Golden State Warriors coach Steve Kerr refused to "answer any basketball questions" two hours before Game 4 of the NBA’s Western Conference Finals. Instead, he spoke about gun violence in the wake of a deadly mass shooting at an elementary school in Uvalde, Texas, earlier that day.
"Any basketball questions don't matter," he said in a now-viral clip. "In the last 10 days, we've had elderly Black people killed in a supermarket in Buffalo. We've had Asian churchgoers killed in Southern California, and now we have children murdered at school. When are we going to do something?"
Kerr said Americans are being "held hostage" by 50 senators who have refused to vote on HR 8, a bill that would require background checks for the private transfers of firearms that the House passed in March 2021.
"There's a reason they won't vote on it to hold onto power. So I ask you, Mitch McConnell — I ask all of you senators who refuse to do anything about the violence and school shootings and supermarket shootings — are you going to put your own desire for power ahead of the lives of our children and our elderly and our churchgoers?" he continued. "You realize that 90% of Americans, regardless of political party, want background checks? ... It's pathetic. I've had enough."
Kerr's father, Malcolm H. Kerr, was assassinated by gunmen in 1984. His passion for defending victims of gun violence — as well as buckling down in the face of tragedy — has been well documented.
The NBA coach's speech, which has now been viewed more than 20 million times, has been praised as "strong," "beautiful," and "powerful."
"This took guts," one viewer wrote. "This is exactly how I feel this morning. This is exactly how most of us feel," another said.
The clip has been shared by fellow coaches as well as celebrities like Taylor Swift, Carl Weathers, and Flea.
Taylor Swift said she was "filled with rage and grief" and that Kerr's words "ring so true and cut so deep."
Footage of a speech from Connecticut Sen. Chris Murphy also went viral. The Democrat, who has long pushed for stronger gun control measures, said that "there were more mass shootings than days in the year."
"Our kids are living in fear every single time they set foot in a classroom because they think they are going to be next. ... As the slaughter increases, as our kids run for their lives, we do nothing," he said. "What are we doing? Why are you here if not to solve a problem as existential as this?
As Murphy spoke to other lawmakers on the Senate floor, social media users have been working to hold politicians accountable online.
In response to President Joe Biden's speech, in which he questioned why we "are willing to live with this carnage" and when we are "going to stand up to the gun lobby," the words "you're the president" trended on Twitter.
"The answer is right there: 'we.' Sir, you’re the President," one user said. "For the love of God, do something about it. You're the president, not a pundit," another wrote.

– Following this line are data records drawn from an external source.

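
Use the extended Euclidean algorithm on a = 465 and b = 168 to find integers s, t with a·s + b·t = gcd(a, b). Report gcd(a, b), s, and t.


Euclidean algorithm on (465, 168) — divide until remainder is 0:
  465 = 2 · 168 + 129
  168 = 1 · 129 + 39
  129 = 3 · 39 + 12
  39 = 3 · 12 + 3
  12 = 4 · 3 + 0
gcd(465, 168) = 3.
Track Bezout coefficients alongside the remainders: start with r₀ = 465 = a·1 + b·0 (s = 1, t = 0) and r₁ = 168 = a·0 + b·1 (s = 0, t = 1); each new remainder r_{k+1} = r_{k-1} − q_k·r_k inherits s_{k+1} = s_{k-1} − q_k·s_k, t_{k+1} = t_{k-1} − q_k·t_k, so r_k = a·s_k + b·t_k at every step:
  q = 2: r = 129, s = 1 − 2·0 = 1, t = 0 − 2·1 = -2  (check: 465·1 + 168·(-2) = 129)
  q = 1: r = 39, s = 0 − 1·1 = -1, t = 1 − 1·(-2) = 3  (check: 465·(-1) + 168·3 = 39)
  q = 3: r = 12, s = 1 − 3·(-1) = 4, t = -2 − 3·3 = -11  (check: 465·4 + 168·(-11) = 12)
  q = 3: r = 3, s = -1 − 3·4 = -13, t = 3 − 3·(-11) = 36  (check: 465·(-13) + 168·36 = 3)
The row with r = 3 (the gcd) gives the Bezout coefficients s = -13, t = 36.
Result: 465 · (-13) + 168 · (36) = 3.

gcd(465, 168) = 3; s = -13, t = 36 (check: 465·(-13) + 168·36 = 3).


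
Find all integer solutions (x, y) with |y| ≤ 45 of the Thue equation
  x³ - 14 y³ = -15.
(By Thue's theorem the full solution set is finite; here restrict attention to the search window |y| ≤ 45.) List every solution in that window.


The equation is x³ - 14y³ = -15. For fixed y, x³ = 14·y³ − 15, so a solution requires the RHS to be a perfect cube.
Strategy: iterate y from -45 to 45, compute RHS = 14·y³ − 15, and check whether it is a (positive or negative) perfect cube.
Check small values of y:
  y = 0: RHS = -15 is not a perfect cube.
  y = 1: RHS = -1 = (-1)³ ⇒ x = -1 works.
  y = -1: RHS = -29 is not a perfect cube.
  y = 2: RHS = 97 is not a perfect cube.
  y = -2: RHS = -127 is not a perfect cube.
  y = 3: RHS = 363 is not a perfect cube.
  y = -3: RHS = -393 is not a perfect cube.
Continuing the search up to |y| = 45 finds no further solutions beyond those listed.
Collected solutions: (-1, 1).

Solutions (with |y| ≤ 45): (-1, 1).


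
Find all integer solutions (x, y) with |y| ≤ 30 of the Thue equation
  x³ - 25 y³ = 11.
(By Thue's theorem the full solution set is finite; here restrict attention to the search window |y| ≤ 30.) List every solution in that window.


The equation is x³ - 25y³ = 11. For fixed y, x³ = 25·y³ + 11, so a solution requires the RHS to be a perfect cube.
Strategy: iterate y from -30 to 30, compute RHS = 25·y³ + 11, and check whether it is a (positive or negative) perfect cube.
Check small values of y:
  y = 0: RHS = 11 is not a perfect cube.
  y = 1: RHS = 36 is not a perfect cube.
  y = -1: RHS = -14 is not a perfect cube.
  y = 2: RHS = 211 is not a perfect cube.
  y = -2: RHS = -189 is not a perfect cube.
  y = 3: RHS = 686 is not a perfect cube.
  y = -3: RHS = -664 is not a perfect cube.
Continuing the search up to |y| = 30 finds no solutions either.
No (x, y) in the scanned range satisfies the equation.

No integer solutions with |y| ≤ 30.


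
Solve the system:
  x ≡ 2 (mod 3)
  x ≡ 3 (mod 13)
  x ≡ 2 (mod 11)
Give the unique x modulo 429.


Moduli 3, 13, 11 are pairwise coprime; by CRT there is a unique solution modulo M = 3 · 13 · 11 = 429.
Solve pairwise, accumulating the modulus:
  Start with x ≡ 2 (mod 3).
  Combine with x ≡ 3 (mod 13): since gcd(3, 13) = 1, we get a unique residue mod 39.
    Write x = 2 + 3·t and substitute into x ≡ 3 (mod 13): 3·t ≡ 3 − 2 = 1 (mod 13).
    The inverse of 3 mod 13 is 9 (since 3·9 = 27 = 2·13 + 1), so t ≡ 9·1 = 9 ≡ 9 (mod 13).
    Then x = 2 + 3·9 = 29, valid modulo lcm(3, 13) = 39: x ≡ 29 (mod 39).
  Combine with x ≡ 2 (mod 11): since gcd(39, 11) = 1, we get a unique residue mod 429.
    Write x = 29 + 39·t and substitute into x ≡ 2 (mod 11): 39·t ≡ 2 − 29 = -27 (mod 11).
    Reduce coefficients mod 11: 6·t ≡ 6 (mod 11).
    The inverse of 6 mod 11 is 2 (since 6·2 = 12 = 1·11 + 1), so t ≡ 2·6 = 12 ≡ 1 (mod 11).
    Then x = 29 + 39·1 = 68, valid modulo lcm(39, 11) = 429: x ≡ 68 (mod 429).
Verify: 68 mod 3 = 2 ✓, 68 mod 13 = 3 ✓, 68 mod 11 = 2 ✓.

x ≡ 68 (mod 429).


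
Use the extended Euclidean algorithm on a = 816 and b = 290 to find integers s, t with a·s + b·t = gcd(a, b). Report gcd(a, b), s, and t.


Euclidean algorithm on (816, 290) — divide until remainder is 0:
  816 = 2 · 290 + 236
  290 = 1 · 236 + 54
  236 = 4 · 54 + 20
  54 = 2 · 20 + 14
  20 = 1 · 14 + 6
  14 = 2 · 6 + 2
  6 = 3 · 2 + 0
gcd(816, 290) = 2.
Track Bezout coefficients alongside the remainders: start with r₀ = 816 = a·1 + b·0 (s = 1, t = 0) and r₁ = 290 = a·0 + b·1 (s = 0, t = 1); each new remainder r_{k+1} = r_{k-1} − q_k·r_k inherits s_{k+1} = s_{k-1} − q_k·s_k, t_{k+1} = t_{k-1} − q_k·t_k, so r_k = a·s_k + b·t_k at every step:
  q = 2: r = 236, s = 1 − 2·0 = 1, t = 0 − 2·1 = -2  (check: 816·1 + 290·(-2) = 236)
  q = 1: r = 54, s = 0 − 1·1 = -1, t = 1 − 1·(-2) = 3  (check: 816·(-1) + 290·3 = 54)
  q = 4: r = 20, s = 1 − 4·(-1) = 5, t = -2 − 4·3 = -14  (check: 816·5 + 290·(-14) = 20)
  q = 2: r = 14, s = -1 − 2·5 = -11, t = 3 − 2·(-14) = 31  (check: 816·(-11) + 290·31 = 14)
  q = 1: r = 6, s = 5 − 1·(-11) = 16, t = -14 − 1·31 = -45  (check: 816·16 + 290·(-45) = 6)
  q = 2: r = 2, s = -11 − 2·16 = -43, t = 31 − 2·(-45) = 121  (check: 816·(-43) + 290·121 = 2)
The row with r = 2 (the gcd) gives the Bezout coefficients s = -43, t = 121.
Result: 816 · (-43) + 290 · (121) = 2.

gcd(816, 290) = 2; s = -43, t = 121 (check: 816·(-43) + 290·121 = 2).


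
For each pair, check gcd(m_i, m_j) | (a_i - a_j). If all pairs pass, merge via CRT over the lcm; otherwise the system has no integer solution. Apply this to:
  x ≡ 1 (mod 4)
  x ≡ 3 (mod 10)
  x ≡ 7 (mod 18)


Moduli 4, 10, 18 are not pairwise coprime, so CRT works modulo lcm(m_i) when all pairwise compatibility conditions hold.
Pairwise compatibility: gcd(m_i, m_j) must divide a_i - a_j for every pair.
Merge one congruence at a time:
  Start: x ≡ 1 (mod 4).
  Combine with x ≡ 3 (mod 10): gcd(4, 10) = 2; 3 - 1 = 2, which IS divisible by 2, so compatible.
    Write x = 1 + 4·t and substitute into x ≡ 3 (mod 10): 4·t ≡ 3 − 1 = 2 (mod 10).
    Divide the congruence (and modulus) by g = 2: 2·t ≡ 1 (mod 5).
    The inverse of 2 mod 5 is 3 (since 2·3 = 6 = 1·5 + 1), so t ≡ 3·1 = 3 ≡ 3 (mod 5).
    Then x = 1 + 4·3 = 13, valid modulo lcm(4, 10) = 20: x ≡ 13 (mod 20).
  Combine with x ≡ 7 (mod 18): gcd(20, 18) = 2; 7 - 13 = -6, which IS divisible by 2, so compatible.
    Write x = 13 + 20·t and substitute into x ≡ 7 (mod 18): 20·t ≡ 7 − 13 = -6 (mod 18).
    Divide the congruence (and modulus) by g = 2: 10·t ≡ -3 (mod 9).
    Reduce coefficients mod 9: 1·t ≡ 6 (mod 9).
    So t ≡ 6 (mod 9).
    Then x = 13 + 20·6 = 133, valid modulo lcm(20, 18) = 180: x ≡ 133 (mod 180).
Verify: 133 mod 4 = 1, 133 mod 10 = 3, 133 mod 18 = 7.

x ≡ 133 (mod 180).


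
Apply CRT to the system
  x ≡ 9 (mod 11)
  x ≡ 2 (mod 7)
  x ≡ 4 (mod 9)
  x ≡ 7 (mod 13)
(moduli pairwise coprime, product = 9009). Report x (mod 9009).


Product of moduli M = 11 · 7 · 9 · 13 = 9009.
Merge one congruence at a time:
  Start: x ≡ 9 (mod 11).
  Combine with x ≡ 2 (mod 7); new modulus lcm = 77.
    Write x = 9 + 11·t and substitute into x ≡ 2 (mod 7): 11·t ≡ 2 − 9 = -7 (mod 7).
    Reduce coefficients mod 7: 4·t ≡ 0 (mod 7).
    The inverse of 4 mod 7 is 2 (since 4·2 = 8 = 1·7 + 1), so t ≡ 2·0 = 0 ≡ 0 (mod 7).
    Then x = 9 + 11·0 = 9, valid modulo lcm(11, 7) = 77: x ≡ 9 (mod 77).
  Combine with x ≡ 4 (mod 9); new modulus lcm = 693.
    Write x = 9 + 77·t and substitute into x ≡ 4 (mod 9): 77·t ≡ 4 − 9 = -5 (mod 9).
    Reduce coefficients mod 9: 5·t ≡ 4 (mod 9).
    The inverse of 5 mod 9 is 2 (since 5·2 = 10 = 1·9 + 1), so t ≡ 2·4 = 8 ≡ 8 (mod 9).
    Then x = 9 + 77·8 = 625, valid modulo lcm(77, 9) = 693: x ≡ 625 (mod 693).
  Combine with x ≡ 7 (mod 13); new modulus lcm = 9009.
    Write x = 625 + 693·t and substitute into x ≡ 7 (mod 13): 693·t ≡ 7 − 625 = -618 (mod 13).
    Reduce coefficients mod 13: 4·t ≡ 6 (mod 13).
    The inverse of 4 mod 13 is 10 (since 4·10 = 40 = 3·13 + 1), so t ≡ 10·6 = 60 ≡ 8 (mod 13).
    Then x = 625 + 693·8 = 6169, valid modulo lcm(693, 13) = 9009: x ≡ 6169 (mod 9009).
Verify against each original: 6169 mod 11 = 9, 6169 mod 7 = 2, 6169 mod 9 = 4, 6169 mod 13 = 7.

x ≡ 6169 (mod 9009).


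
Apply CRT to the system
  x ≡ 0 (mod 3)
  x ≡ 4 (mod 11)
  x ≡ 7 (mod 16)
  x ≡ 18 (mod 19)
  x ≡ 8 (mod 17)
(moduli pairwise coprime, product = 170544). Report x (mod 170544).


Product of moduli M = 3 · 11 · 16 · 19 · 17 = 170544.
Merge one congruence at a time:
  Start: x ≡ 0 (mod 3).
  Combine with x ≡ 4 (mod 11); new modulus lcm = 33.
    Write x = 0 + 3·t and substitute into x ≡ 4 (mod 11): 3·t ≡ 4 − 0 = 4 (mod 11).
    The inverse of 3 mod 11 is 4 (since 3·4 = 12 = 1·11 + 1), so t ≡ 4·4 = 16 ≡ 5 (mod 11).
    Then x = 0 + 3·5 = 15, valid modulo lcm(3, 11) = 33: x ≡ 15 (mod 33).
  Combine with x ≡ 7 (mod 16); new modulus lcm = 528.
    Write x = 15 + 33·t and substitute into x ≡ 7 (mod 16): 33·t ≡ 7 − 15 = -8 (mod 16).
    Reduce coefficients mod 16: 1·t ≡ 8 (mod 16).
    So t ≡ 8 (mod 16).
    Then x = 15 + 33·8 = 279, valid modulo lcm(33, 16) = 528: x ≡ 279 (mod 528).
  Combine with x ≡ 18 (mod 19); new modulus lcm = 10032.
    Write x = 279 + 528·t and substitute into x ≡ 18 (mod 19): 528·t ≡ 18 − 279 = -261 (mod 19).
    Reduce coefficients mod 19: 15·t ≡ 5 (mod 19).
    The inverse of 15 mod 19 is 14 (since 15·14 = 210 = 11·19 + 1), so t ≡ 14·5 = 70 ≡ 13 (mod 19).
    Then x = 279 + 528·13 = 7143, valid modulo lcm(528, 19) = 10032: x ≡ 7143 (mod 10032).
  Combine with x ≡ 8 (mod 17); new modulus lcm = 170544.
    Write x = 7143 + 10032·t and substitute into x ≡ 8 (mod 17): 10032·t ≡ 8 − 7143 = -7135 (mod 17).
    Reduce coefficients mod 17: 2·t ≡ 5 (mod 17).
    The inverse of 2 mod 17 is 9 (since 2·9 = 18 = 1·17 + 1), so t ≡ 9·5 = 45 ≡ 11 (mod 17).
    Then x = 7143 + 10032·11 = 117495, valid modulo lcm(10032, 17) = 170544: x ≡ 117495 (mod 170544).
Verify against each original: 117495 mod 3 = 0, 117495 mod 11 = 4, 117495 mod 16 = 7, 117495 mod 19 = 18, 117495 mod 17 = 8.

x ≡ 117495 (mod 170544).


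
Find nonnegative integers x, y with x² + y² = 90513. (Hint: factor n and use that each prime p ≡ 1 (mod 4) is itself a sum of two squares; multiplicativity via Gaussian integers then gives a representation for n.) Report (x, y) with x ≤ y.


Step 1: Factor n = 90513 = 3^2 · 89 · 113.
Step 2: Check the mod-4 condition on each prime factor: 3 ≡ 3 (mod 4), exponent 2 (must be even); 89 ≡ 1 (mod 4), exponent 1; 113 ≡ 1 (mod 4), exponent 1.
All primes ≡ 3 (mod 4) appear to even exponent (or don't appear), so by the two-squares theorem n IS expressible as a sum of two squares.
Step 3: Build a representation. Group n = k² · m with k = 3 and m = 89 · 113 = 10057 (a product of primes ≡ 1 (mod 4)); a representation of m scales to one of n via (k·x)² + (k·y)² = k²(x² + y²). Each prime p ≡ 1 (mod 4) is itself a sum of two squares; find a² by testing p − a² for a perfect square:
  89: 89 − 1² = 88, 89 − 2² = 85, 89 − 3² = 80, 89 − 4² = 73, 89 − 5² = 64 = 8² ⇒ 89 = 5² + 8².
  113: 113 − 1² = 112, 113 − 2² = 109, 113 − 3² = 104, 113 − 4² = 97, 113 − 5² = 88, 113 − 6² = 77, 113 − 7² = 64 = 8² ⇒ 113 = 7² + 8².
  Combine using the Brahmagupta–Fibonacci identity (a² + b²)(c² + d²) = (ac − bd)² + (ad + bc)² = (ac + bd)² + (ad − bc)²:
  89 · 113 = 10057: from (5² + 8²)(7² + 8²), take (5·7 − 8·8, 5·8 + 8·7) = (35 − 64, 40 + 56) = (-29, 96); dropping signs (only squares matter) gives (29, 96); check 29² + 96² = 841 + 9216 = 10057 ✓.
  Scale by k = 3: (3·29, 3·96) = (87, 288).
Step 4: Order so x ≤ y and verify: 87² + 288² = 7569 + 82944 = 90513 = n. ✓

n = 90513 = 87² + 288² (one valid representation with x ≤ y).


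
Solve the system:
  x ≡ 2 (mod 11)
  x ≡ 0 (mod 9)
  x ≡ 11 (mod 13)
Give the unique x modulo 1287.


Moduli 11, 9, 13 are pairwise coprime; by CRT there is a unique solution modulo M = 11 · 9 · 13 = 1287.
Solve pairwise, accumulating the modulus:
  Start with x ≡ 2 (mod 11).
  Combine with x ≡ 0 (mod 9): since gcd(11, 9) = 1, we get a unique residue mod 99.
    Write x = 2 + 11·t and substitute into x ≡ 0 (mod 9): 11·t ≡ 0 − 2 = -2 (mod 9).
    Reduce coefficients mod 9: 2·t ≡ 7 (mod 9).
    The inverse of 2 mod 9 is 5 (since 2·5 = 10 = 1·9 + 1), so t ≡ 5·7 = 35 ≡ 8 (mod 9).
    Then x = 2 + 11·8 = 90, valid modulo lcm(11, 9) = 99: x ≡ 90 (mod 99).
  Combine with x ≡ 11 (mod 13): since gcd(99, 13) = 1, we get a unique residue mod 1287.
    Write x = 90 + 99·t and substitute into x ≡ 11 (mod 13): 99·t ≡ 11 − 90 = -79 (mod 13).
    Reduce coefficients mod 13: 8·t ≡ 12 (mod 13).
    The inverse of 8 mod 13 is 5 (since 8·5 = 40 = 3·13 + 1), so t ≡ 5·12 = 60 ≡ 8 (mod 13).
    Then x = 90 + 99·8 = 882, valid modulo lcm(99, 13) = 1287: x ≡ 882 (mod 1287).
Verify: 882 mod 11 = 2 ✓, 882 mod 9 = 0 ✓, 882 mod 13 = 11 ✓.

x ≡ 882 (mod 1287).


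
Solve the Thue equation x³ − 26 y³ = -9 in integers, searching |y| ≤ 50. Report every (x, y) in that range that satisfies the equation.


The equation is x³ - 26y³ = -9. For fixed y, x³ = 26·y³ − 9, so a solution requires the RHS to be a perfect cube.
Strategy: iterate y from -50 to 50, compute RHS = 26·y³ − 9, and check whether it is a (positive or negative) perfect cube.
Check small values of y:
  y = 0: RHS = -9 is not a perfect cube.
  y = 1: RHS = 17 is not a perfect cube.
  y = -1: RHS = -35 is not a perfect cube.
  y = 2: RHS = 199 is not a perfect cube.
  y = -2: RHS = -217 is not a perfect cube.
  y = 3: RHS = 693 is not a perfect cube.
  y = -3: RHS = -711 is not a perfect cube.
Continuing the search up to |y| = 50 finds no solutions either.
No (x, y) in the scanned range satisfies the equation.

No integer solutions with |y| ≤ 50.


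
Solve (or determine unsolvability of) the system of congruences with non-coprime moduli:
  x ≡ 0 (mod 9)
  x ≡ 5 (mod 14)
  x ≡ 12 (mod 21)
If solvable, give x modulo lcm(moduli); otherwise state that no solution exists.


Moduli 9, 14, 21 are not pairwise coprime, so CRT works modulo lcm(m_i) when all pairwise compatibility conditions hold.
Pairwise compatibility: gcd(m_i, m_j) must divide a_i - a_j for every pair.
Merge one congruence at a time:
  Start: x ≡ 0 (mod 9).
  Combine with x ≡ 5 (mod 14): gcd(9, 14) = 1; 5 - 0 = 5, which IS divisible by 1, so compatible.
    Write x = 0 + 9·t and substitute into x ≡ 5 (mod 14): 9·t ≡ 5 − 0 = 5 (mod 14).
    The inverse of 9 mod 14 is 11 (since 9·11 = 99 = 7·14 + 1), so t ≡ 11·5 = 55 ≡ 13 (mod 14).
    Then x = 0 + 9·13 = 117, valid modulo lcm(9, 14) = 126: x ≡ 117 (mod 126).
  Combine with x ≡ 12 (mod 21): gcd(126, 21) = 21; 12 - 117 = -105, which IS divisible by 21, so compatible.
    Write x = 117 + 126·t and substitute into x ≡ 12 (mod 21): 126·t ≡ 12 − 117 = -105 (mod 21).
    Divide the congruence (and modulus) by g = 21: 6·t ≡ -5 (mod 1).
    Modulo 1 every t works; take t = 0.
    Then x = 117 + 126·0 = 117, valid modulo lcm(126, 21) = 126: x ≡ 117 (mod 126).
Verify: 117 mod 9 = 0, 117 mod 14 = 5, 117 mod 21 = 12.

x ≡ 117 (mod 126).


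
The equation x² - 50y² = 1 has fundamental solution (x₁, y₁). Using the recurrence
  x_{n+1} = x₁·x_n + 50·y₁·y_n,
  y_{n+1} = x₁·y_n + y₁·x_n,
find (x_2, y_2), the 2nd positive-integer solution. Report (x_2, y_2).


Step 1: Find the fundamental solution (x₁, y₁) of x² - 50y² = 1.
  Expand √50 as a continued fraction. a₀ = ⌊√50⌋ = 7; iterate m_{k+1} = d_k·a_k − m_k, d_{k+1} = (50 − m_{k+1}²)/d_k, a_{k+1} = ⌊(a₀ + m_{k+1})/d_{k+1}⌋ (starting m₀ = 0, d₀ = 1), with convergents p_k = a_k·p_{k-1} + p_{k-2}, q_k = a_k·q_{k-1} + q_{k-2} (p₋₁ = 1, q₋₁ = 0):
  k = 0: a₀ = 7; p₀/q₀ = 7/1; p₀² − 50·q₀² = 49 − 50 = -1.
  k = 1: m = 7, d = 1, a = ⌊(7 + 7)/1⌋ = 14; p/q = (14·7 + 1)/(14·1 + 0) = 99/14; p² − 50·q² = 9801 − 9800 = 1.
  The first convergent with p² − 50·q² = 1 gives the fundamental solution (x₁, y₁) = (99, 14).
Step 2: Apply the recurrence (x_{n+1}, y_{n+1}) = (x₁x_n + 50y₁y_n, x₁y_n + y₁x_n) repeatedly.
  From (x_1, y_1) = (99, 14): x_2 = 99·99 + 50·14·14 = 19601; y_2 = 99·14 + 14·99 = 2772.
Step 3: Verify x_2² - 50·y_2² = 384199201 - 384199200 = 1 (should be 1). ✓

(x_1, y_1) = (99, 14); (x_2, y_2) = (19601, 2772).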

Some said the vitriol toward Biden was misdirected, as the power to create laws lies in the hands of Congress.
"You're the president folks need to retake civics class," one user wrote.
In response to tweets from elected officials about the tragedy, users have been calling them out for their inaction on gun control and their monetary gain from gun lobbies.
Though countless people have expressed feelings of hopelessness in the wake of another senseless tragedy, many have mobilized to hold power to account. The prevailing emotion online, though, is fury.